With optimal angling and handling practices, catch-and-release angling can be successful, with minimal mortality (Brownscombe et al. 2017). Angler techniques can be altered to minimize catch-and-release angling from having negative impacts (Bartholomew and Bohnsack 2005). Hook type, gear action, landing procedures, and air exposure were discussed as areas where modifications could yield a significant improvement in postrelease survival. The use of heavier action rods and greater line test could reduce fight time, shortening the period of angling stress (Mohan et al. 2020). This may not be the best option to maximize the angling experience, as anglers pursue Tarpon for the fight. Circle hooks are well researched to reduce deep hooking, and a circle hook requirement when using natural bait could increase postrelease survival (see reviews by Cooke and Suski 2004; Keller et al. 2020). Maintaining fish in the water during landing and photography would eliminate air exposure and injuries related to lifting fish from the support water provides (Edwards 1998). If the fish must be removed from the water, it is necessary to provide support to the body and reduce potential for injury. Finally, when Tarpon are exposed to air, the exposure time should be kept at 2 min or less (Guindon 2011).
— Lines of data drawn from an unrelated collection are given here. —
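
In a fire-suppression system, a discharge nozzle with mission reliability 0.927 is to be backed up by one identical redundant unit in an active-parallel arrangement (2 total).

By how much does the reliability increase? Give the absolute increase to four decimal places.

R_before = 0.927
R_after = 1 − (1 − 0.927)^2 = 0.9947
ΔR = 0.9947 − 0.927 = 0.0677

0.0677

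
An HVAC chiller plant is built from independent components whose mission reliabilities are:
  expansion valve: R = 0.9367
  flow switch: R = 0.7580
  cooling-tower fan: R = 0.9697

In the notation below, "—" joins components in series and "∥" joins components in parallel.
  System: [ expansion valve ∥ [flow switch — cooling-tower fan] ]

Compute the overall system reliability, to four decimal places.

0.9832

Series (flow switch and cooling-tower fan): 0.758000 × 0.969700 = 0.735033
Parallel (expansion valve and [0.735033]): 1 − (1 − 0.936700)(1 − 0.735033) = 0.9832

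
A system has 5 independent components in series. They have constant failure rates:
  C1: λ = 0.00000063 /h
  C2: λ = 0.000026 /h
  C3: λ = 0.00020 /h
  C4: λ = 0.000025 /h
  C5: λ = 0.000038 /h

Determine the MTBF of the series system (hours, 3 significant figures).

3450

Series of exponential components: λ_sys = Σ λ_i
λ_sys = 0.00000063 + 0.000026 + 0.00020 + 0.000025 + 0.000038 = 2.8963e-04 /h
MTBF = 1 / λ_sys = 3450 h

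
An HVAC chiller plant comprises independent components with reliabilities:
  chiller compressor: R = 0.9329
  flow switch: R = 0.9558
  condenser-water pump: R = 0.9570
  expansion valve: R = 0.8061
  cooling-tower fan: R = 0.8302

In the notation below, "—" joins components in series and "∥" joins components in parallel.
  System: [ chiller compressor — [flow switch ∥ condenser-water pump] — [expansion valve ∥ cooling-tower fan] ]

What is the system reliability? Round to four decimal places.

Parallel (flow switch and condenser-water pump): 1 − (1 − 0.955800)(1 − 0.957000) = 0.998099
Parallel (expansion valve and cooling-tower fan): 1 − (1 − 0.806100)(1 − 0.830200) = 0.967076
Series (chiller compressor, [0.998099], and [0.967076]): 0.932900 × 0.998099 × 0.967076 = 0.9005

0.9005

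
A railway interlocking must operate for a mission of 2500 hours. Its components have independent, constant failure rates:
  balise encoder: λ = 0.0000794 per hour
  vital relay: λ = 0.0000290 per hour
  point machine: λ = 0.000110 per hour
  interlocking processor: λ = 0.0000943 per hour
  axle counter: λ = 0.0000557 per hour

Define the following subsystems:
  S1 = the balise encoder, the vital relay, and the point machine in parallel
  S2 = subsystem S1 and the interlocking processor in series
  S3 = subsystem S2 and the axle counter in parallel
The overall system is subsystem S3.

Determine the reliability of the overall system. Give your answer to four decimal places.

0.9724

R(balise encoder) = exp(−0.0000794 × 2500) = 0.819960
R(vital relay) = exp(−0.0000290 × 2500) = 0.930066
R(point machine) = exp(−0.000110 × 2500) = 0.759572
R(interlocking processor) = exp(−0.0000943 × 2500) = 0.789978
R(axle counter) = exp(−0.0000557 × 2500) = 0.870010
Parallel (balise encoder, vital relay, and point machine): 1 − (1 − 0.819960)(1 − 0.930066)(1 − 0.759572) = 0.996973
Series ([0.996973] and interlocking processor): 0.996973 × 0.789978 = 0.787587
Parallel ([0.787587] and axle counter): 1 − (1 − 0.787587)(1 − 0.870010) = 0.9724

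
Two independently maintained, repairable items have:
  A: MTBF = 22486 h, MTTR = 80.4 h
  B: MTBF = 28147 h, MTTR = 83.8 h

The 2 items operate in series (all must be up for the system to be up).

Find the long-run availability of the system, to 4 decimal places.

0.9935

A(A) = MTBF/(MTBF+MTTR) = 22486/(22486+80.4) = 0.996437
A(B) = MTBF/(MTBF+MTTR) = 28147/(28147+83.8) = 0.997032
Series availability: 0.996437 × 0.997032 = 0.9935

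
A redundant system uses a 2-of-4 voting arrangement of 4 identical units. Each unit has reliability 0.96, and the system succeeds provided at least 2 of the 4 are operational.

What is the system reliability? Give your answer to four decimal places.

R = Σ_{i=2}^{4} C(4,i) p^i (1−p)^{4−i} with p = 0.96
C(4,2)·0.96^2·0.04^2 = 0.008847
C(4,3)·0.96^3·0.04^1 = 0.141558
C(4,4)·0.96^4·0.04^0 = 0.849347
Sum = 0.9998

0.9998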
Although most released Tarpon survived, angling pressure in the San Juan lagoon system is intense and these recommendations could help reduce the risk to fish that are subjected to multiple capture events.

The authors thank our partner charter company, Caribbean Fishing Adventures, including A. Muntaner and guides L. Valdivieso, Y. Sierra, G. Rodriguez, M. Muntaner, and F. Prieto, for working with us throughout the extent of the study. K. Coronado-Franco aided in GIS, spatial data analysis, and map preparation. Funding was provided by Puerto Rico Sea Grant (Grant 2020-2021-007 to J. W. Neal, P. J. Allen, and S. B. Correa), and additional support was provided by the Puerto Rico Department of Natural and Environmental Resources, the Department of Wildlife, Fisheries and Aquaculture at Mississippi State University (MSU), MSU Extension Service, MSU Forest and Wildlife Research Center, and the U.S. Department of Agriculture (National Institute of Food and Agriculture, Grant #1005154 to P. J. Allen and Project #MISZ-081700 to S. B. Correa). This research was conducted in compliance with provisions established in Mississippi State University Institutional Animal Care and Use Committee (Protocol #20-277). There is no conflict of interest declared in this article.